On the physicalist view of the universe, everything is dominoes, whether you see them or not. Whether they are outside or inside, everything is dominoes. Sometimes we think we are jumping, but the fact is we are not. Instead, he fell because of prior physical conditions that were sufficient to cause the effect of us jumping one way or another. We are always pushed if there are only physical causes in the universe.

Now, let’s just make a small change in the illustration and you will see the problem with physicalism. What if he is not choosing to jump, which would be an illusion according to physicalism because he was pushed by the dominoes, but instead he chose to believe proposition.

Now, whether he is choosing to jump or choosing to believe, on the basis of physicalism neither of them are real choices. Whether it is the choice to jump or the choice to believe, the choice isn’t a real choice, it is just an invisible domino that caused him to act in that way, whether it was a physical act or a mental act. Once again, it’s all dominoes.

If that is the case, then what of the choice to believe that physicalism is true? You see, some people want us to choose to believe that physicalism is true because they’ve offered the evidence that we can consider, and the smart guy will put his money on physicalism as the point of view that is best supported by the evidence. However, if physicalism is true, then none of the choices we make are real choices, are they? Because then there would be a will acting freely. But there is no room for wills acting freely in physicalism. Everything is governed by prior events. Dominoes falling.

If it’s all physicalism, it is all determinism. You and I never choose to do something or choose to believe anything. It is always chosen for us in a sense, we were pushed by the prior conditions that cause our physical state of mind or our physical actions. There is no free will if physicalism is true. There is no free will to jump or not to jump. There is no free will to believe or not to believe. Our thoughts and our beliefs are determined by prior physical conditions.
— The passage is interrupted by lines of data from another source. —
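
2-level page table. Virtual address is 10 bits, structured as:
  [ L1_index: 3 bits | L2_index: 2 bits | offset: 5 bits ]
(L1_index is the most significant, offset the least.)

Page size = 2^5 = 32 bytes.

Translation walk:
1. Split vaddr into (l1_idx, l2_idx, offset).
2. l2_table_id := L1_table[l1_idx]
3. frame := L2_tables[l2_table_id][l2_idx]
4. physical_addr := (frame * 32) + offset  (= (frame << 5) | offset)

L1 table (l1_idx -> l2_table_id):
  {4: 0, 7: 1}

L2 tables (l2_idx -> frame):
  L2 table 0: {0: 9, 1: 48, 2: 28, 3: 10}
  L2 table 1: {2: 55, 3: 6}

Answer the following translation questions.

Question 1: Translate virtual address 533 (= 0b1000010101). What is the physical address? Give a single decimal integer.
Answer: 309

Derivation:
vaddr = 533 = 0b1000010101
Split: l1_idx=4, l2_idx=0, offset=21
L1[4] = 0
L2[0][0] = 9
paddr = 9 * 32 + 21 = 309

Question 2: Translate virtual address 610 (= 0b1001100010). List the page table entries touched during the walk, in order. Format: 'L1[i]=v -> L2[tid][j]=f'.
vaddr = 610 = 0b1001100010
Split: l1_idx=4, l2_idx=3, offset=2

Answer: L1[4]=0 -> L2[0][3]=10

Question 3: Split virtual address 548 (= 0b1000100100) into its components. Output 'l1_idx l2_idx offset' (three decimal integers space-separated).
vaddr = 548 = 0b1000100100
  top 3 bits -> l1_idx = 4
  next 2 bits -> l2_idx = 1
  bottom 5 bits -> offset = 4

Answer: 4 1 4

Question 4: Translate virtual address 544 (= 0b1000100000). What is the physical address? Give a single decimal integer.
vaddr = 544 = 0b1000100000
Split: l1_idx=4, l2_idx=1, offset=0
L1[4] = 0
L2[0][1] = 48
paddr = 48 * 32 + 0 = 1536

Answer: 1536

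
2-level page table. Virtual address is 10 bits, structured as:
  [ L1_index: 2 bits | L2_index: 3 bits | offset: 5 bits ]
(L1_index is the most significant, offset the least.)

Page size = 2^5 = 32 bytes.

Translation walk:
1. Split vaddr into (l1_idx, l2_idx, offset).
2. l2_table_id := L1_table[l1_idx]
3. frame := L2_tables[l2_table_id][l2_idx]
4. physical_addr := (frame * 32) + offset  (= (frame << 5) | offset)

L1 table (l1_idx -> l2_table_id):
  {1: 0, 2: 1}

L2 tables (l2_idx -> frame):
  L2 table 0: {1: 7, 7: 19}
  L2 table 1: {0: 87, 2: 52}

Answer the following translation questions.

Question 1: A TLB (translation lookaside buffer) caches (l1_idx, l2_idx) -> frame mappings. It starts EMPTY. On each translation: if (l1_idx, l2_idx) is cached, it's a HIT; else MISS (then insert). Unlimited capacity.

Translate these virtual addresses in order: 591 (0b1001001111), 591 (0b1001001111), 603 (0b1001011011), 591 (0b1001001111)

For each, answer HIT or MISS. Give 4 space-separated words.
vaddr=591: (2,2) not in TLB -> MISS, insert
vaddr=591: (2,2) in TLB -> HIT
vaddr=603: (2,2) in TLB -> HIT
vaddr=591: (2,2) in TLB -> HIT

Answer: MISS HIT HIT HIT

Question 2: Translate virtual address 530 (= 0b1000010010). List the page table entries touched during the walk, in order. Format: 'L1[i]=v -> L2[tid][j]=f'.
Answer: L1[2]=1 -> L2[1][0]=87

Derivation:
vaddr = 530 = 0b1000010010
Split: l1_idx=2, l2_idx=0, offset=18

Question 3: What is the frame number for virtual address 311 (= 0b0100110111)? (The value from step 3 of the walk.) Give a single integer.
Answer: 7

Derivation:
vaddr = 311: l1_idx=1, l2_idx=1
L1[1] = 0; L2[0][1] = 7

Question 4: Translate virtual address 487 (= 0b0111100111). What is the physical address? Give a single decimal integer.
vaddr = 487 = 0b0111100111
Split: l1_idx=1, l2_idx=7, offset=7
L1[1] = 0
L2[0][7] = 19
paddr = 19 * 32 + 7 = 615

Answer: 615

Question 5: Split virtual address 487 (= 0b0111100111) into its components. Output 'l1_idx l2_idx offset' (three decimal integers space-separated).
vaddr = 487 = 0b0111100111
  top 2 bits -> l1_idx = 1
  next 3 bits -> l2_idx = 7
  bottom 5 bits -> offset = 7

Answer: 1 7 7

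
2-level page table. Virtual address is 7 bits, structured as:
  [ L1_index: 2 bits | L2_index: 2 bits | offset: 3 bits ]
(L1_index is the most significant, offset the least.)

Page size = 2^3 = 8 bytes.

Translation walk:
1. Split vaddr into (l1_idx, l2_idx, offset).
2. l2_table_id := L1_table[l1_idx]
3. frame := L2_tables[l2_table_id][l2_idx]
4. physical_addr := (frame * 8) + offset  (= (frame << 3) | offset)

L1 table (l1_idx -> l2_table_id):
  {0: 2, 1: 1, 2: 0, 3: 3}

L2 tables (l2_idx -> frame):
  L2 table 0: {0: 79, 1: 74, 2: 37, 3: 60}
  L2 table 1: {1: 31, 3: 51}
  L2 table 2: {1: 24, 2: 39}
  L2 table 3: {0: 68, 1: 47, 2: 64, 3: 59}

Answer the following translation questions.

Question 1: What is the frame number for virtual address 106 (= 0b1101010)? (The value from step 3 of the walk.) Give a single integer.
vaddr = 106: l1_idx=3, l2_idx=1
L1[3] = 3; L2[3][1] = 47

Answer: 47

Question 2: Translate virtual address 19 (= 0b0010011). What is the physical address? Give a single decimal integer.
Answer: 315

Derivation:
vaddr = 19 = 0b0010011
Split: l1_idx=0, l2_idx=2, offset=3
L1[0] = 2
L2[2][2] = 39
paddr = 39 * 8 + 3 = 315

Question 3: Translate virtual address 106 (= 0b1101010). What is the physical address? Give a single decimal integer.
vaddr = 106 = 0b1101010
Split: l1_idx=3, l2_idx=1, offset=2
L1[3] = 3
L2[3][1] = 47
paddr = 47 * 8 + 2 = 378

Answer: 378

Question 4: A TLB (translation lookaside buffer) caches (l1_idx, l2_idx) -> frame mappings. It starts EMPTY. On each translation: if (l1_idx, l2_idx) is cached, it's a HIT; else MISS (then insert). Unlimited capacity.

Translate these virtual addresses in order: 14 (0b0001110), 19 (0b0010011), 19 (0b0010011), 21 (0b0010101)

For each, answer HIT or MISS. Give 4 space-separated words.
Answer: MISS MISS HIT HIT

Derivation:
vaddr=14: (0,1) not in TLB -> MISS, insert
vaddr=19: (0,2) not in TLB -> MISS, insert
vaddr=19: (0,2) in TLB -> HIT
vaddr=21: (0,2) in TLB -> HIT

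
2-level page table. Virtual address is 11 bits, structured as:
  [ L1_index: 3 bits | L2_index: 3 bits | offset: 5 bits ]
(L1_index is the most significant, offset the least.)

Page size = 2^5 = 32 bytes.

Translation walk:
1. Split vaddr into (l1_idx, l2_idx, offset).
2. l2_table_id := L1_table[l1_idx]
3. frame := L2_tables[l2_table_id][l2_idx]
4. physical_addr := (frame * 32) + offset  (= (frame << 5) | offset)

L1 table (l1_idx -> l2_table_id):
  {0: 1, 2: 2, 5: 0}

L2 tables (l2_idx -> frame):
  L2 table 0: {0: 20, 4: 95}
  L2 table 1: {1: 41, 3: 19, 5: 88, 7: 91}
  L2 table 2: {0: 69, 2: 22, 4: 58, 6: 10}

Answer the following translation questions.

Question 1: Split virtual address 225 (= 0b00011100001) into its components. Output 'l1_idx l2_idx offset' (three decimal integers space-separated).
Answer: 0 7 1

Derivation:
vaddr = 225 = 0b00011100001
  top 3 bits -> l1_idx = 0
  next 3 bits -> l2_idx = 7
  bottom 5 bits -> offset = 1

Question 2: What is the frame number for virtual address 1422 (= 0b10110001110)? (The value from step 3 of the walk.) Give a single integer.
vaddr = 1422: l1_idx=5, l2_idx=4
L1[5] = 0; L2[0][4] = 95

Answer: 95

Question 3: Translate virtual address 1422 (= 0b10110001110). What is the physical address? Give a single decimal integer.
Answer: 3054

Derivation:
vaddr = 1422 = 0b10110001110
Split: l1_idx=5, l2_idx=4, offset=14
L1[5] = 0
L2[0][4] = 95
paddr = 95 * 32 + 14 = 3054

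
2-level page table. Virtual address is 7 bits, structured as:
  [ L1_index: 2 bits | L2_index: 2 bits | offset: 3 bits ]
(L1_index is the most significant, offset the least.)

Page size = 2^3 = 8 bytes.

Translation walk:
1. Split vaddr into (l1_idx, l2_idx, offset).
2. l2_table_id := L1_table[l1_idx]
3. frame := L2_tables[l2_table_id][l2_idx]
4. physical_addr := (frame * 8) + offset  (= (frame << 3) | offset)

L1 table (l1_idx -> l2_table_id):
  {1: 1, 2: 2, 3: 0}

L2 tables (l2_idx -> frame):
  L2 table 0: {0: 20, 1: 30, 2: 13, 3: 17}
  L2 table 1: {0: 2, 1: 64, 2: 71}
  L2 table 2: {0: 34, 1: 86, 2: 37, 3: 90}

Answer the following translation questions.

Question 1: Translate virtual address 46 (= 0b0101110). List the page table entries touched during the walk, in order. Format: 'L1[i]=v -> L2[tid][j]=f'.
Answer: L1[1]=1 -> L2[1][1]=64

Derivation:
vaddr = 46 = 0b0101110
Split: l1_idx=1, l2_idx=1, offset=6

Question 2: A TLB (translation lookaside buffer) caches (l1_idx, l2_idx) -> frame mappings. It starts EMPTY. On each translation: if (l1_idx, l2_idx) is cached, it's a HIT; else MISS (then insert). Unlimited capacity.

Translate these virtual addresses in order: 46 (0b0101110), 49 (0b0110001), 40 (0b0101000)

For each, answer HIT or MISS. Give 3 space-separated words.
Answer: MISS MISS HIT

Derivation:
vaddr=46: (1,1) not in TLB -> MISS, insert
vaddr=49: (1,2) not in TLB -> MISS, insert
vaddr=40: (1,1) in TLB -> HIT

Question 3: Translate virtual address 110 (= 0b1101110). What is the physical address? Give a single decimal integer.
Answer: 246

Derivation:
vaddr = 110 = 0b1101110
Split: l1_idx=3, l2_idx=1, offset=6
L1[3] = 0
L2[0][1] = 30
paddr = 30 * 8 + 6 = 246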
Therefore, knowledge would not be possible, ladies and gentlemen. The reason we employ reason is because we believe people can make free will choices based on good ideas and good evidence. We say you ought to choose to believe this because there is good evidence that ought to inform that decision. It presumes we can choose. But if physicalism is true, we don’t choose anything. We certainly don’t choose to believe anything, therefore reasons are irrelevant.

In the final analysis, those who choose to believe in determinism or physicalism don’t choose to believe at all, they believe because of prior physical conditions. And those of us who choose to believe in some religious alternative, free will, and rationality didn’t choose that either. Our beliefs were predetermined by prior physical conditions, falling dominoes.

In neither case do we know anything. We just believe what we have been determined to believe by the falling dominoes.

If physicalism is true, then physicalism leads to determinism, and determinism makes knowledge impossible. Therefore, if physicalism is true, you would never be able to know it as all the physicalists claim they do.